David Mountain, Planning and Environment, University of Manchester, 2017 Cohort
Thanks to the NWSSDTP Internship scheme, I spent my summer in Milton Keynes – the famed land of roundabouts and concrete cows. I had learnt that the grid layout in Central Milton Keynes, and its central street, Midsummer Boulevard, are orientated along the line of the sun on midsummer’s day, and this combination of modernism with ‘60s hippy spiritualism had sparked my curiosity. My presumption was that if any of the original architects of MK were still around, I’d find them on the night of the summer solstice somewhere along Midsummer Boulevard. Sadly this didn’t work out, but I had much more luck attending an evening nature walk in a rainy wood run by the MK Natural History Society: this was where I began to get to know some very welcoming and genuine characters who maintain what is between them a substantial oral history of the development of Milton Keynes, some of which is now getting written down.

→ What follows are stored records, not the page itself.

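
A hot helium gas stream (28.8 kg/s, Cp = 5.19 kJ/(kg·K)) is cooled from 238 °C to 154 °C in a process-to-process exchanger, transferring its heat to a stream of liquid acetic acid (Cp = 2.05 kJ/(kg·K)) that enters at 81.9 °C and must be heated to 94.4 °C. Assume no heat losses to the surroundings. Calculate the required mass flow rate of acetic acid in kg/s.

Heat released by hot stream: Q = 28.8 × 5.19 × (238 − 154) = 12556 kJ/s
Energy balance on cold side (adiabatic exchanger): Q = ṁ_c·Cp_c·(T_c,out − T_c,in)
ṁ_c = 12556 / [2.05 × (94.4 − 81.9)] = 489.98 kg/s

ṁ_c = 490 kg/s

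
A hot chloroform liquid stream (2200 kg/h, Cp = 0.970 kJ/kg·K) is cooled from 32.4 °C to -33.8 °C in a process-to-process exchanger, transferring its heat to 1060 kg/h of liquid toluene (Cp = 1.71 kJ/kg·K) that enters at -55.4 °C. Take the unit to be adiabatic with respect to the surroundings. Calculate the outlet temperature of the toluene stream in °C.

T_c,out = 22.5 °C

Heat released by hot stream: Q = 2200 × 0.970 × (32.4 − -33.8) = 141270 kJ/h
Energy balance on cold side (adiabatic exchanger): Q = ṁ_c·Cp_c·(T_c,out − T_c,in)
T_c,out = -55.4 + 141270/(1060 × 1.71) = 22.538 °C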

My placement was with Milton Keynes City Discovery Centre (MKCDC), a curious charity set up in the 1970s by the MK Development Corporation as the MK Urban Studies Centre, within the now-obscure school of thought of ‘environmental education’. I had met its director and CEO at a conference on new towns heritage and she came to mind when I was toying up my options about a placement. The brief which we came up with together was for me to use their rich library and archive, accumulated over the years, to produce new learning resources on the history of the planning and realisation of Milton Keynes. The idea was that this would help with the educational component of their mission.

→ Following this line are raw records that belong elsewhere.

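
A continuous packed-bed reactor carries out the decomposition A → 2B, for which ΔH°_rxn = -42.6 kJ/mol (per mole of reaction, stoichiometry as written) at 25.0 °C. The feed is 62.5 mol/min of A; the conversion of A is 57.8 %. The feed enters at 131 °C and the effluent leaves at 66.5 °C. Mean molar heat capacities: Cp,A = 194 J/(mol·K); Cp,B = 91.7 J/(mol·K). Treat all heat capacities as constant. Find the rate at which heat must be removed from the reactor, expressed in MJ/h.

Q_out = 140 MJ/h

Extent of reaction ξ = 0.578 × 62.5 = 36.125 mol/min
Reaction term: ξ·ΔH°_rxn = 36.125 × -42.6 = -1538.9 kJ/min
Sensible, feed 131→25 °C: -1285.2 kJ/min
Outlet flows (mol/min): A 26.375, B 72.25
Sensible, products 25→66.5 °C: 487.3 kJ/min
Q = ΔH = -2336.9 kJ/min = -38.948 kW
Heat removed = 140.21 MJ/h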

The first issue I confronted when I arrived was that the education officer no longer worked for the charity, and hadn’t been replaced. While this seemed to be a huge setback as I no longer had a line-manager, I also learnt that a project was just being set up called New Towns Heritage Explorers, which was working in a more sustained way on the kind of project I had in mind for my placement. This ongoing project is in partnership between MKCDC, Milton Keynes Council (MKC) and the Historic Towns and Villages Forum, and has Heritage Lottery funding and a set of part-time project staff. I met with the heritage officer at MKC and was invited to the initial project set-up meeting. Out of this, I agreed with one of the project directors to work on producing a set of documents to help guide volunteer researchers involved in the project on the kinds of research questions they could pursue on Milton Keynes history, and the kinds of historical materials which are available to them.

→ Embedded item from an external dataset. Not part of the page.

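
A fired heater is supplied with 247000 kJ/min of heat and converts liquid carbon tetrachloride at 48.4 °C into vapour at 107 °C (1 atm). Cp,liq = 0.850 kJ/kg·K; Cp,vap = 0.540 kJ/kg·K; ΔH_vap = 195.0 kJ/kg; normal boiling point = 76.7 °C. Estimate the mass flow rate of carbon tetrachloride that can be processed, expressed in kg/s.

Δh = 0.850×(76.7−48.4) + 195.0 + 0.540×(107−76.7) = 235.42 kJ/kg
Q = 247000 kJ/min = 4116.7 kJ/s = 4116.7 kJ/s
ṁ = Q/Δh = 4116.7 / 235.42 = 17.487 kg/s

ṁ = 17.5 kg/s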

To do this I had to learn more about Milton Keynes myself, and I spent a lot of time in different libraries and archives, and interviewing a number of former planners and other officers from the time of Milton Keynes Development Corporation. Another funny finding was that in the 1970s and ‘80s, the MK Urban Studies Centre had already long ago produced some amazing learning resources which still exist in the MKCDC library, and which, although somewhat out-of-date, are much more substantial and thought-through than anything I could have produced in 3 months. The problem clearly was at the interface of schools and the charity – with a lack of time and perhaps money for visits, and a lack of engagement of teachers with the learning resources still available.
I also worked with a colleague at the University of Manchester on preparing a course that he is now teaching, and which I am the teaching assistant for, which includes a Milton Keynes component and a one-day field trip to Milton Keynes. Finally I put together a roundtable discussion featuring a number of planners and community advocates, past and present to discuss the history and future of concepts of planning and community in Milton Keynes. This was as part of a large public architecture/culture/design festival, commissioned by MKC, so I was able to get some of the advertising for the event quite easily. This was a great success and I’m proud to have facilitated the conversation which happened.
With less rigidly-structured placements at smaller organisations, I suspect that the kinds of challenges outlined above quite often occur, and that it’s important to keep lines of communication open, think on your feet and to say yes to the suggestions of people to meet with. In the end, I kept myself very busy, and got to meet some great people, but it could have been less enjoyable and productive if I’d not been so proactive. I also found the social side of life in MK a bit challenging – with no existing friends or friends of friends, and no academic contacts, my main social occasion of the week became the nature walks with retired planners and development officers; we did had a great deal to talk about as their expertise dated back many decades! I managed to partially compensate for this scarcity of company by making plans to meet friends and colleagues in London, which is not far at all, and encouraging plenty of friends and colleagues visit me.
The most valuable outcomes of the placement were getting to know some of the characters and some of the debates going on right now about the future of MK, getting a taste of work in a variety of non-academic fields through working alongside and interviewing practitioners (of heritage, education, planners and policymakers), and having the chance to get engrossed in and be a part of the daily life of a fascinating place.